Mikhail Isaakovich Mukasei (Russian: Михаил Исаакович Мукасей; 13 August 1907, Zamostsye, Minsk Governorate, Russian Empire 19 August 2008) was a Soviet spy codenamed Zephyr.

Biography

Mikhai Mukasei was born to a family of Jewish blacksmiths. When he was 18, he started studying at the Institute of Oriental Languages in Leningrad (now St. Petersburg, Russia) specializing in Bengali and English. In 1937 he was ordered by the Communist Party of the Soviet Union to study at the Intelligence School of the Workers' and Peasants' Red Army.

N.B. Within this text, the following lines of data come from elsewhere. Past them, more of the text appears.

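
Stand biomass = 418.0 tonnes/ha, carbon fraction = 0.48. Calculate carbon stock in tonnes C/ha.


Formula: Carbon Stock = Biomass * Carbon Fraction
C = 418.0 t/ha * 0.48
C = 200.6 t C/ha

200.6


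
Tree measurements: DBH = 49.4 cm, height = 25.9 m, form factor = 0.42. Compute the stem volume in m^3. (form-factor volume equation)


Formula: V = pi * (DBH/200)^2 * H * ff
Radius = DBH/200 = 49.4/200 = 0.247 m
Radius^2 = 0.247^2 = 0.061009 m^2
V = pi * 0.061009 * 25.9 * 0.42
V = 2.085 m^3

2.085


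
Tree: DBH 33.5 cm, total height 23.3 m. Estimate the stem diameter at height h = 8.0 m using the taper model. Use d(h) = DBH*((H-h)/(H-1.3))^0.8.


Taper: d(h) = DBH * ((H - h) / (H - 1.3))^0.8
Numerator = H - h = 23.3 - 8.0 = 15.3 m
Denominator = H - 1.3 = 23.3 - 1.3 = 22.0 m
Ratio = 15.3 / 22.0 = 0.69545
d = 33.5 * 0.69545^0.8 = 25.1 cm

25.1


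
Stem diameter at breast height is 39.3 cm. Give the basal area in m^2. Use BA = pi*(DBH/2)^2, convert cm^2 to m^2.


Formula: BA = pi * (DBH/2)^2 / 10000  (cm^2 to m^2)
Radius = DBH/2 = 39.3/2 = 19.65 cm
BA = pi * 19.65^2 / 10000
   = 1213.0396 cm^2 / 10000
   = 0.1213 m^2

0.1213


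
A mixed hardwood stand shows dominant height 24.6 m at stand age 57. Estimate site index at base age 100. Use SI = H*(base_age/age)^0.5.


Formula: SI = H_dom * (base_age / age)^0.5
Age ratio = 100 / 57 = 1.75439
sqrt(age_ratio) = 1.32453
SI = 24.6 * 1.32453 = 32.6 m

32.6


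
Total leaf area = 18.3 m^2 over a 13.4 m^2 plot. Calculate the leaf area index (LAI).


Formula: LAI = total leaf area / ground area  (dimensionless)
LAI = 18.3 m^2 / 13.4 m^2
LAI = 1.37

1.37


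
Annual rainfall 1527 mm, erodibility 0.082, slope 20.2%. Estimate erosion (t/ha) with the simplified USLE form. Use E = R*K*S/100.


Formula: E = R * K * S / 100  (simplified USLE)
R * K = 1527 * 0.082 = 125.214
E = 125.214 * 20.2 / 100 = 25.29 t/ha

25.29


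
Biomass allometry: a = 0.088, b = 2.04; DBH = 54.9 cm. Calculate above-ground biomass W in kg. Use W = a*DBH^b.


Formula: W = a * DBH^b  (allometric power law)
DBH^b = 54.9^2.04 = 3537.7536
W = 0.088 * 3537.7536 = 311.3 kg

311.3


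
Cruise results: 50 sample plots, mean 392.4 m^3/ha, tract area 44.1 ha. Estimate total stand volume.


Formula: Total Volume = Mean Volume per ha * Total Area
Total Volume = 392.4 m^3/ha * 44.1 ha
Total Volume = 17305 m^3

17305


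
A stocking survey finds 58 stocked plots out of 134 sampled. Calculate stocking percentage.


Formula: Stocking % = stocked plots / total plots * 100
Stocking = 58 / 134 * 100
Stocking = 0.4328 * 100 = 43.3%

43.3


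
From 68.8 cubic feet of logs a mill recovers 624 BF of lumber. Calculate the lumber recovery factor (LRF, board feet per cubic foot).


Formula: LRF = Lumber Output (BF) / Log Input (ft^3)
LRF = 624 BF / 68.8 ft^3
LRF = 9.07 BF/ft^3

9.07


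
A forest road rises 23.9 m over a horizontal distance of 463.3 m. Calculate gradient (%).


Formula: Gradient = rise / run * 100
Gradient = 23.9 / 463.3 * 100 = 5.2%

5.2


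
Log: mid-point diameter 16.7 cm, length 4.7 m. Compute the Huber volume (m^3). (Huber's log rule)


Huber: V = Am * L,  Am = pi*(Dm/200)^2
Am = pi*(16.7/200)^2 = 0.021904 m^2
V = 0.021904*4.7 = 0.1029 m^3

0.1029


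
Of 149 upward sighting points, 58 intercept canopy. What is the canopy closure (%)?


Formula: Canopy closure = covered points / total points * 100
Closure = 58 / 149 * 100
Closure = 0.3893 * 100 = 38.9%

38.9


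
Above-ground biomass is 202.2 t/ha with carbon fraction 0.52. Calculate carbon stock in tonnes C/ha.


Formula: Carbon Stock = Biomass * Carbon Fraction
C = 202.2 t/ha * 0.52
C = 105.1 t C/ha

105.1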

In 1939 Mukasei, his wife Elizaveta Ivanovna Mukasei (née Emelianov, 1912–2009) and two children, moved to Los Angeles (USA) and began gathering military intelligence. His parents and other members of his family along with other Jews in the village of Zamosc were shot by Germans at the beginning of World War II. In 1943 Mukasei, his wife and children returned to Moscow and he was appointed deputy head of the Intelligence School.

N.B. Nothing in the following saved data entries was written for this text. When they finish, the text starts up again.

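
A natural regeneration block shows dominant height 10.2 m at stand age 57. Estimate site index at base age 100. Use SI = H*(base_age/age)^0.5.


Formula: SI = H_dom * (base_age / age)^0.5
Age ratio = 100 / 57 = 1.75439
sqrt(age_ratio) = 1.32453
SI = 10.2 * 1.32453 = 13.5 m

13.5


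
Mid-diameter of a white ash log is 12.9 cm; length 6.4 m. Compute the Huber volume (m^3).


Huber: V = Am * L,  Am = pi*(Dm/200)^2
Am = pi*(12.9/200)^2 = 0.01307 m^2
V = 0.01307*6.4 = 0.0836 m^3

0.0836


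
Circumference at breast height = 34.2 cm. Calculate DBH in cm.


Formula: DBH = C / pi
DBH = 34.2 / pi
pi = 3.14159...
DBH = 10.9 cm

10.9


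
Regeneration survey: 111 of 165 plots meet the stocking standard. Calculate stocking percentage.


Formula: Stocking % = stocked plots / total plots * 100
Stocking = 111 / 165 * 100
Stocking = 0.6727 * 100 = 67.3%

67.3


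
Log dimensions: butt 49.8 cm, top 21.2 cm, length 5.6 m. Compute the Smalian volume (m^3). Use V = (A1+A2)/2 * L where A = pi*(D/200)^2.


Smalian: V = (A1 + A2)/2 * L,  A = pi*(D/200)^2
A1 = pi*(49.8/200)^2 = 0.194782 m^2
A2 = pi*(21.2/200)^2 = 0.035299 m^2
V = (0.194782+0.035299)/2*5.6 = 0.6442 m^3

0.6442


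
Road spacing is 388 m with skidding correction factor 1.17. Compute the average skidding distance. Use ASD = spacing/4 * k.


Formula: ASD = (spacing / 4) * correction
Uncorrected distance = spacing / 4 = 388 / 4 = 97 m
ASD = 97 * 1.17 = 113 m

113


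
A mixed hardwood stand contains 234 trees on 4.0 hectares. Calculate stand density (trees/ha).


Formula: Stand Density = N_trees / Area_ha
Density = 234 trees / 4.0 ha
Density = 59 trees/ha

59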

From the 1940s through the 1970s, Mukasei, along with his wife Elizaveta (codenamed Elza), took part in a number of undercover operations in Western Europe and the United States.[1][2]

Assigned to the Soviet diplomatic staff in the United States during the Second World War as vice consul in Los Angeles, Mukasei made use of his position to gather information on any threats to the Soviet Union posed by Imperial Japan.[1]He continued his work in an undisclosed country in Western Europe from the 1950s to the late 1970s.[1]

In 1977 Mukasei and his family returned to Moscow and began training spies. He wrote training manuals for reconnaissance work and was a professor at the Russian Academy of Security, Defense and Law Enforcement. In December, 2004, Mukasei published a book of their memoirs called Zephyr and Elsa in which they wrote about their thirty years of work and life abroad.

In the post-Soviet period, Mukasei was honored for his "outstanding contribution to ensuring the security of the Russian Federation.[1]